Ивлита немедленно поняла, почему Лаврентий давил ей на лицо. Не позволяя ей говорить, что хочет предотвратить этим? Разве может продолжаться это безумие? Мыслимо ли дольше упорствовать в заблуждениях? Упорствовать хотя бы на минуту? Пока дело шло о Лаврентии только, был свободен поступать, как ему вздумается. Но тот, третий, еще не пришедший, разве уже теперь не указывает путь Лаврентию и Ивлите? Разве они и сейчас свободны? Не принадлежат ли они тому, за кем будущее, кто призван быть памятником их Любовей?
И по мере того как силы возвращались, Ивлита все настойчивее старалась снять с уст печать Лаврентия. Она вспоминала, что ей совершенно так же хотелось заставить молчать Иону, потому что Иона орал то же, что она хочет сказать теперь, уже тогда тот предвидел, что она усвоила только ныне, после вторичного испытания. Откладывать дольше нельзя, она жестоко ошиблась, отказавшись слушать Иону, Лаврентий не смеет мешать ей говорить, это делает потому только, что уже ей не муж и не защитник, а всего света и ее плода убийца.
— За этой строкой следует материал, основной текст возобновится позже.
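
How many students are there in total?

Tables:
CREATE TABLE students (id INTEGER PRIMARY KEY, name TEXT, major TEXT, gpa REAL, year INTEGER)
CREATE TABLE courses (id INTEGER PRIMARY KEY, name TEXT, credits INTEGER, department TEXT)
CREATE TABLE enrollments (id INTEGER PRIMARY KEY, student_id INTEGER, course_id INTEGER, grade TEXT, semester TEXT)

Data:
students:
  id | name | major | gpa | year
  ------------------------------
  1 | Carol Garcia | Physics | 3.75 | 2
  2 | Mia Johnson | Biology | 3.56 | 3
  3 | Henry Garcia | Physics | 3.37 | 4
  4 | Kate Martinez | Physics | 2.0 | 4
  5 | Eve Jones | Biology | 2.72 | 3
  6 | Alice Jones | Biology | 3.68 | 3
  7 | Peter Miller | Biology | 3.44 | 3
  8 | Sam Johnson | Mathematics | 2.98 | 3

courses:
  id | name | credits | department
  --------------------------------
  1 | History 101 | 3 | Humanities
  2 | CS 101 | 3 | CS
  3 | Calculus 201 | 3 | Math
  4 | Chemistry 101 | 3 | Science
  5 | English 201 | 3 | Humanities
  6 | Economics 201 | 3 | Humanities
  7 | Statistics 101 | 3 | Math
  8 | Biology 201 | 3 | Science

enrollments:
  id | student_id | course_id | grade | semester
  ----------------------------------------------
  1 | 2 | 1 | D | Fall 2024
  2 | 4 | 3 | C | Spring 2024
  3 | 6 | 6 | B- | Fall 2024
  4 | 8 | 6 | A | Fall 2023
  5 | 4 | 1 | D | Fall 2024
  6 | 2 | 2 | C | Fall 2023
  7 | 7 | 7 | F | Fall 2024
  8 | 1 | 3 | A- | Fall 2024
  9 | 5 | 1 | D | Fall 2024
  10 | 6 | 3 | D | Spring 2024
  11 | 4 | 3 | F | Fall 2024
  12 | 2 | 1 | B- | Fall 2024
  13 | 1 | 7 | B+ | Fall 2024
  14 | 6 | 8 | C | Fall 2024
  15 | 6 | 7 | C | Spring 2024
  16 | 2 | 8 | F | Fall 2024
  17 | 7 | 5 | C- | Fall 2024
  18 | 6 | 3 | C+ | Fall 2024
SELECT COUNT(*) FROM students

Execution result:
8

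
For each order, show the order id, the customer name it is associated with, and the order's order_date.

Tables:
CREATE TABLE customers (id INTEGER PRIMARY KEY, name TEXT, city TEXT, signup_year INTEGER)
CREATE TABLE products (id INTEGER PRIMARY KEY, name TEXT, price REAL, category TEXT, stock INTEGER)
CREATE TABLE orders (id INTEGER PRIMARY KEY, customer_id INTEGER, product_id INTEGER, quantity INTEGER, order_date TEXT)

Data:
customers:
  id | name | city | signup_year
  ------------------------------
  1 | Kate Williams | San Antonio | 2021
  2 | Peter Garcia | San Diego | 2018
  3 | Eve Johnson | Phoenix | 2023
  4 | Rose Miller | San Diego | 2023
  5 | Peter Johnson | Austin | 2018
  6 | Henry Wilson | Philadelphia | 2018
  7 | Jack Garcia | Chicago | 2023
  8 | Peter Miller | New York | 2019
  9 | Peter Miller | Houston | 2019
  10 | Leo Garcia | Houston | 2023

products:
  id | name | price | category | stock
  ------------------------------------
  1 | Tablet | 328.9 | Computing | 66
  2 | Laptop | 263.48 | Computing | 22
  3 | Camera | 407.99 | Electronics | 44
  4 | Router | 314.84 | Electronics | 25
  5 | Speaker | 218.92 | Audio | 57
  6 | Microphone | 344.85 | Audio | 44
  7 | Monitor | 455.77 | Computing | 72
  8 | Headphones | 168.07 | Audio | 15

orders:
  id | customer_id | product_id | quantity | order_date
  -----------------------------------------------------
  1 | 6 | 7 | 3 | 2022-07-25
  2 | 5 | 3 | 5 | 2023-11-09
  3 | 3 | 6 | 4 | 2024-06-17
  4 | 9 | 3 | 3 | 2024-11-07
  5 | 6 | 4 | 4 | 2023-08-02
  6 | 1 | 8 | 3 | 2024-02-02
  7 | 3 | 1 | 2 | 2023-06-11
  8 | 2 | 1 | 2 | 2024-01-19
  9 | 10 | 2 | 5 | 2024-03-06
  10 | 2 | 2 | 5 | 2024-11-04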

Бедный Лаврентий. На этот раз он, быть может, видел яснее всего и самым пагубным для себя образом. Догадывался, что если бы дал высказаться Ивлите, то услышал то же, что сказал себе только что, ее негодование направлено на его вольнодумство, она призывает к смирению, отказу от убийств, от борьбы, довольно, мол, пачкаться. Но Лаврентий понимал отчетливо разницу между свободой и принуждением и, бежавший в горы, чтобы не убивать по приказу, мог ли теперь по приказу сдаться. И насилие это, от Ивлиты исходившее, отняло бы всякую возможность смирения, нельзя было в таких условиях положить оружия, и, сознавая в то же время, что смириться все-таки надо, Лаврентий готов был на все, чтобы повеления не услышать, а свобода осталась якобы неприкосновенной.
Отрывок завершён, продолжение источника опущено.